Dig compilations of obscure music? Synthesizers? Anything vaguely German? Then you’ll dig The Minimal Wave Tapes Volume One, Chad Dryden‘s Record Exchange Staff Pick of the Week. Here’s what he had to say about it:
One of the best things about working at a record store is turning people on to great music in the purest way possible: by playing it for them.
A few weeks ago, days after the release of The Minimal Wave Tapes Volume One (Stones Throw), a Record Exchange clerk put our only copy of this archival electronic compilation on the store hi-fi. It didn’t stay there long. A customer, digging what he heard, bought it on the spot.
Minimal Wave was a genre of underground DIY electronic music that sprouted up in North America and Europe in the late 1970s and early 1980s. As the name implies, the music was minimal in nature. Period analog synths and drum machines feature prominently. A new wave/post-punk influence dominates.
The recordings were mostly made at home, self-released on vinyl and cassette and distributed one at a time through the mail. In 2005, the Minimal Wave label was founded to expose a larger audience to this music, and last month, the folks at Stones Throw — purveyors of fine rare funk and soul comps, among other fab releases — partnered with Minimal Wave to release the first official Minimal Wave compilation.

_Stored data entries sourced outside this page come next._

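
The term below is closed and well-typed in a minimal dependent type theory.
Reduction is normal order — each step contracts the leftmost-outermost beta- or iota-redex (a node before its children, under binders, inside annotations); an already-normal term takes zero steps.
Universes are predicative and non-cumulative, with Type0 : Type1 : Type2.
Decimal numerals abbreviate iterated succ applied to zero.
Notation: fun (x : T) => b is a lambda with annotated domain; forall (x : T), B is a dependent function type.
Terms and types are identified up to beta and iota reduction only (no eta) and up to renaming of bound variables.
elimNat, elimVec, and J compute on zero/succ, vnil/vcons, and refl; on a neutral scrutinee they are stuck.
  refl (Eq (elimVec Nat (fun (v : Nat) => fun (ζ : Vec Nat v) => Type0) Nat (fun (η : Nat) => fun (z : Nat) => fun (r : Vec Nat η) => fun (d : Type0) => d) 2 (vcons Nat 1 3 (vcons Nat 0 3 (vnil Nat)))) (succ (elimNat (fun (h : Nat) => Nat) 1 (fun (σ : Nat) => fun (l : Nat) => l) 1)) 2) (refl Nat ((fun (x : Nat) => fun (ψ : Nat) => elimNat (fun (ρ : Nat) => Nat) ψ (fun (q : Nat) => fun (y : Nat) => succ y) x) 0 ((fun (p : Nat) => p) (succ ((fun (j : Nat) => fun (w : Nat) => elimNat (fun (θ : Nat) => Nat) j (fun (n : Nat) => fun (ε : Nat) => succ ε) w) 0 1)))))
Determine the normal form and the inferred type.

normal form:
  refl (Eq Nat 2 2) (refl Nat 2)
inferred type:
  Eq (Eq Nat 2 2) (refl Nat 2) (refl Nat 2)
observation: 25 normal-order steps normalize the term, beginning with an elimVec iota-redex.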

The 14 tracks featured on the comp (available on CD and vinyl) cover wide referential ground: Kraftwerk, Joy Division/New Order, vintage video game soundtracks, Strange Brew (the music during the creepy hockey game at the brewery). But this isn’t a collection of bedroom musicians plagiarizing their influences; it’s a stellar showcase of synth music’s creative zenith and a fantastic piece of musical archeology.